Мои деревья были еще маленькими, и осенние ветры не ревели в их ветвях, зато весенний ветерок приносил с соседних лугов аромат цветов и изливал его на мою долину.

Я сделал несколько пристроек к своей хижине; я украсил ее кирпичную стену портиком — его поддерживали две черные мраморные колонны и две беломраморные кариатиды: в память об Афинах. Собирался я также выстроить сбоку башню, а пока сделал ложные зубцы * на стене, отделяющей мои владения от дороги; таким образом, я первым отдал дань той страсти к средневековью, которая нынче лишает рассудка всех французов. Волчья долина — единственное мое достояние, об утрате которого я сожалею; видно, мне на роду написано остаться ни с чем. Простившись с Волчьей долиной, я основал богадельню Марии Терезы и в конце концов также был принужден ее покинуть. Теперь судьбе не удастся привязать меня ни к какому, даже самому крошечному клочку земли; отныне у меня не будет иного сада, кроме тех носящих столь прекрасные имена улиц, которые окружают Дом инвалидов и по которым я прогуливаюсь в обществе моих одноруких и одноногих собратьев. Неподалеку высится кипарис г‑жи де Бомон *; среди этих просторов некогда опиралась на мою руку высокая и стройная герцогиня Шатийонская. Теперь я подставляю руку одному лишь времени: как это тяжко!

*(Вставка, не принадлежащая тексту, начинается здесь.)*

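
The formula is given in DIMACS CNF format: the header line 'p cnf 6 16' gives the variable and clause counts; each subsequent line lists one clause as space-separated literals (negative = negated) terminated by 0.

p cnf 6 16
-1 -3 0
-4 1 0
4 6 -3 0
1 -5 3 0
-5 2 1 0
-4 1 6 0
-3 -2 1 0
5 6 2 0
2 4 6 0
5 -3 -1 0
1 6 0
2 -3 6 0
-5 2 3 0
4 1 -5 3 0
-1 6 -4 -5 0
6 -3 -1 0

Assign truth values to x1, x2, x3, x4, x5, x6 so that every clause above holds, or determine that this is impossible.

Try x1 = False.
The clause (¬x4) is unit, so x4 = False.
The clause (x6) is unit, so x6 = True.
Try x5 = False.
Try x3 = True.
The clause (¬x2) is unit, so x2 = False.
All clauses are satisfied.

x1 ↦ False; x2 ↦ False; x3 ↦ True; x4 ↦ False; x5 ↦ False; x6 ↦ True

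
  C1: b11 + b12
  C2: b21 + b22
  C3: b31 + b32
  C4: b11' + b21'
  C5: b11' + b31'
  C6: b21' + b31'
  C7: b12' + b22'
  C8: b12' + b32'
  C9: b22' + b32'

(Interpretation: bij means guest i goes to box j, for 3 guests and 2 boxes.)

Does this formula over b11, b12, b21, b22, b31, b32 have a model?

Case b11 = 1:
From the singleton clause (b21'), b21 = 0.
From the singleton clause (b22), b22 = 1.
From the singleton clause (b31'), b31 = 0.
From the singleton clause (b32), b32 = 1.
That conflicts with the unit clause (b32').
Undo b11 and try b11 = 0.
From the singleton clause (b12), b12 = 1.
From the singleton clause (b22'), b22 = 0.
From the singleton clause (b21), b21 = 1.
From the singleton clause (b31'), b31 = 0.
From the singleton clause (b32), b32 = 1.
That conflicts with the unit clause (b32').
Either choice for b11 ends in contradiction.
No assignment satisfies every clause.

No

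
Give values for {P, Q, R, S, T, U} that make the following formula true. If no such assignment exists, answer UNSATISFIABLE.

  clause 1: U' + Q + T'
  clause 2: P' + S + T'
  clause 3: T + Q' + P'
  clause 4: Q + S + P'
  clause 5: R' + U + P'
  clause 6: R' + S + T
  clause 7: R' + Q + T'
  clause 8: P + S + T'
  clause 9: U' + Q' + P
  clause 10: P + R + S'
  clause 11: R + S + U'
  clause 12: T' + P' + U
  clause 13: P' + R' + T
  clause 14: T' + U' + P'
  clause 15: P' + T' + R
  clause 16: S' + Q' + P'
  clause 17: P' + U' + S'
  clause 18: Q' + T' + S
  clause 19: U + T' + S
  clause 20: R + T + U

P: 0,  Q: 1,  R: 1,  S: 1,  T: 0,  U: 0

Case U = 0:
Case R = 1:
From the singleton clause (P'), P = 0.
Case S = 1:
Case Q = 1:
No clause remains; T is free.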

Я с наслаждением работал над «Записками»; продвигались вперед и «Мученики»; я уже прочел несколько книг этой поэмы г‑ну де Фонтану. Я расположился в кругу своих воспоминаний, как в большой библиотеке: я справлялся то с одним из них, то с другим, а затем со вздохом закрывал свою летопись, убеждаясь, что солнечные лучи разрушают ее тайну. Пролейте свет на дни вашей жизни — и они перестанут быть тем, чем были.

В июле 1808 года я захворал и принужден был возвратиться в Париж. Доктора плохо лечили меня, и болезнь сделалась опасной. При Гиппократе в преисподней недоставало мертвецов, гласит эпиграмма: благодаря нашим современным Гиппократам в покойниках недостатка нет.

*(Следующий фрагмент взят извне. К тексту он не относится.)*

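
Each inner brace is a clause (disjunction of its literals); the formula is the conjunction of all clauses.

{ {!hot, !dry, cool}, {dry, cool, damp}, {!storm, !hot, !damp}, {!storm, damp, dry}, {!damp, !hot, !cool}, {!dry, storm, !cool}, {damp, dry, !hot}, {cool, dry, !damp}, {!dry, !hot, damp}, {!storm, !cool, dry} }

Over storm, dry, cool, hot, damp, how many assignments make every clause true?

There are 2^5 = 32 truth assignments over (storm, dry, cool, hot, damp).
Split on storm. With storm = true, the clauses containing storm are satisfied and !storm drops from the rest; 4 of the 2^4 = 16 assignments to the other variables satisfy what remains.
With storm = false, by the same count on the reduced clause set, 4 assignments work.
(One model: storm=F, dry=F, cool=T, hot=F, damp=F.)
Total: 4 + 4 = 8.

8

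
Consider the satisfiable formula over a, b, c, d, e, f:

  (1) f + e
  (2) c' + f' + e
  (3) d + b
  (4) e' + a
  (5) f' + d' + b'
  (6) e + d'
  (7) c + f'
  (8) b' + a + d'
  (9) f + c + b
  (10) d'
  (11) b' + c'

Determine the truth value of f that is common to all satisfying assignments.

False

Suppose f = 1.
(c) alone gives c = 1.
(e) alone gives e = 1.
(a) alone gives a = 1.
(d') alone gives d = 0.
(b) alone gives b = 1.
But (b') is also a unit clause — contradiction.
So every satisfying assignment has f = False.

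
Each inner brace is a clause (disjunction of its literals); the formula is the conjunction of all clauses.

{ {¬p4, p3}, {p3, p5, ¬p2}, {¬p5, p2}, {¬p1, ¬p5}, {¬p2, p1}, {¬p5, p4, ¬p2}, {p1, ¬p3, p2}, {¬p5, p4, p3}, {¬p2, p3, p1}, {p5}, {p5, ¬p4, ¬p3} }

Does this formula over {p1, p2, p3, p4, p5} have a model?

Unsatisfiable

(p5) alone gives p5 = True.
(p2) alone gives p2 = True.
(¬p1) alone gives p1 = False.
That conflicts with the unit clause (p1).
No assignment satisfies every clause.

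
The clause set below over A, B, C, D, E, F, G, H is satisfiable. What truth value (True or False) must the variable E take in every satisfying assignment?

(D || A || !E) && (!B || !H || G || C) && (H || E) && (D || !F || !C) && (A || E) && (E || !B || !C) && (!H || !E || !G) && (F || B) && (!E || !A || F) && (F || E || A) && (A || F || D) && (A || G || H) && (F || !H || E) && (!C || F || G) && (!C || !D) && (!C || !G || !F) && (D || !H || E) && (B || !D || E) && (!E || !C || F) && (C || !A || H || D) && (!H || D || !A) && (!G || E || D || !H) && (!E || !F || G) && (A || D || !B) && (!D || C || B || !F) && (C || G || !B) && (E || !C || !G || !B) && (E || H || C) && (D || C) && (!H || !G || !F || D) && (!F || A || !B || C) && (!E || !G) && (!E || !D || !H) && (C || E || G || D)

Suppose E = true.
From the singleton clause (!G), G = false.
From the singleton clause (!F), F = false.
From the singleton clause (B), B = true.
From the singleton clause (!A), A = false.
From the singleton clause (D), D = true.
From the singleton clause (H), H = true.
Now (!H) is unsatisfied and unit — conflict.
So every satisfying assignment has E = False.

False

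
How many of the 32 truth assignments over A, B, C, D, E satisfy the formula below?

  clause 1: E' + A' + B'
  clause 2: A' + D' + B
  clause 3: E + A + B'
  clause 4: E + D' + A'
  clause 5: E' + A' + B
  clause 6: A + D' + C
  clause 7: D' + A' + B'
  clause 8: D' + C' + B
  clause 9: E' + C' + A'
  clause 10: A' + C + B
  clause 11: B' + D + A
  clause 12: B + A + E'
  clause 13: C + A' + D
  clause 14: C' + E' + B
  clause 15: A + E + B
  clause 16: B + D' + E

There are 2^5 = 32 truth assignments over (A, B, C, D, E).
Split on A. With A = 1, the clauses containing A are satisfied and A' drops from the rest; 2 of the 2^4 = 16 assignments to the other variables satisfy what remains.
With A = 0, by the same count on the reduced clause set, 1 assignment works.
(One model: A=F, B=T, C=T, D=T, E=T.)
Total: 2 + 1 = 3.

3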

Быть может, то был единственный миг, когда на пороге смерти у меня возникло желание жить. Когда я падал с ног от слабости, а это случалось часто, я говорил г‑же де Шатобриан: «Будьте покойны, я выкарабкаюсь». Я лишался чувств, но горел внутренним нетерпением, ибо нечто, известное одному лишь Господу, привязывало меня к жизни. Кроме всего прочего, я страстно желал закончить то, что почитал и почитаю до сего дня самым правильным своим сочинением. Болезнь была платой за тяготы, перенесенные мною во время путешествия на Восток.

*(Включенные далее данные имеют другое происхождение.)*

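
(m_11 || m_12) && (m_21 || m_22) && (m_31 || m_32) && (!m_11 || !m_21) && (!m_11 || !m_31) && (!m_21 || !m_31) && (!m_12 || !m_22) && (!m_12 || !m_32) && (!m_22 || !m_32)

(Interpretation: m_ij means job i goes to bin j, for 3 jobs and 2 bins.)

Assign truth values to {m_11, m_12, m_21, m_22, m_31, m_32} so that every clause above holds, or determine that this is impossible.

UNSATISFIABLE

Branch on m_11: set m_11 = true.
Unit clause (!m_21) forces m_21 = false.
Unit clause (m_22) forces m_22 = true.
Unit clause (!m_31) forces m_31 = false.
Unit clause (m_32) forces m_32 = true.
But (!m_32) is also a unit clause — contradiction.
So m_11 must be the other value — set m_11 = false.
Unit clause (m_12) forces m_12 = true.
Unit clause (!m_22) forces m_22 = false.
Unit clause (m_21) forces m_21 = true.
Unit clause (!m_31) forces m_31 = false.
Unit clause (m_32) forces m_32 = true.
But (!m_32) is also a unit clause — contradiction.
Both values of m_11 lead to a conflict.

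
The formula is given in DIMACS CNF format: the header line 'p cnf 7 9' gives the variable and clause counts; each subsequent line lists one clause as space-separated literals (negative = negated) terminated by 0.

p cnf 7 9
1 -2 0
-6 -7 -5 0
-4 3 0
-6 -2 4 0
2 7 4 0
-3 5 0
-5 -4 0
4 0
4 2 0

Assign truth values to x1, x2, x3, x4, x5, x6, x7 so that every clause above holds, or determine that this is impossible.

UNSATISFIABLE

The clause (x4) is unit, so x4 = True.
The clause (x3) is unit, so x3 = True.
The clause (x5) is unit, so x5 = True.
But (¬x5) is also a unit clause — contradiction.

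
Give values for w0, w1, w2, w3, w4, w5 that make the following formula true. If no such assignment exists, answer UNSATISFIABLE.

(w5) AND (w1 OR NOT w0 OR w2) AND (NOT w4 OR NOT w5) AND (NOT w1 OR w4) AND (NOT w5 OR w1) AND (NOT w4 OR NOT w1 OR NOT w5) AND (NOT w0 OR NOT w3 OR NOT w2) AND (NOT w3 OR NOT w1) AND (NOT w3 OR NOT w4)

UNSATISFIABLE

(w5) alone gives w5 = true.
(NOT w4) alone gives w4 = false.
(NOT w1) alone gives w1 = false.
That conflicts with the unit clause (w1).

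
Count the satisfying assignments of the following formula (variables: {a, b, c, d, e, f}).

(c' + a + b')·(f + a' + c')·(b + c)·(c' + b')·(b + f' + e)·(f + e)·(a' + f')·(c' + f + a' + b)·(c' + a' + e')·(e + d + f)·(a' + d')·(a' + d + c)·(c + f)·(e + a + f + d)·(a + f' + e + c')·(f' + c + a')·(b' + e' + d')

7

There are 2^6 = 64 truth assignments over (a, b, c, d, e, f).
Split on a. With a = 1, the clauses containing a are satisfied and a' drops from the rest; 0 of the 2^5 = 32 assignments to the other variables satisfy what remains.
With a = 0, by the same count on the reduced clause set, 7 assignments work.
(One model: a=F, b=F, c=T, d=F, e=T, f=F.)
Total: 0 + 7 = 7.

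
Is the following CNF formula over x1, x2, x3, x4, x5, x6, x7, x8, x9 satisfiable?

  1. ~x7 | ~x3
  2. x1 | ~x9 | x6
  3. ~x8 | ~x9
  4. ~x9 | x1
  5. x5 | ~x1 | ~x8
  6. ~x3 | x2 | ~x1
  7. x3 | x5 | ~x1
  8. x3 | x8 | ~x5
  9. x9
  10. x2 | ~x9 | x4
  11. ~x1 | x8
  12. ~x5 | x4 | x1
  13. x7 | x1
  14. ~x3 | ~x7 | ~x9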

Жироде закончил мой портрет. Он написал меня мрачным, каким я тогда и был, но вложил в полотно весь свой гений. Г‑н Денон получил шедевр для салона; как образцовый царедворец он поспешил повесить его в укромном уголке. Бонапарт, пройдя по всей выставке и оглядев все картины, осведомился: «А где портрет Шатобриана?» Он знал, что портрет здесь: пришлось извлечь преступника из тайника. Бонапарт, чье великодушие уже иссякло, сказал, взглянув на мое изображение: «У него вид заговорщика, который лезет в дом через дымоход».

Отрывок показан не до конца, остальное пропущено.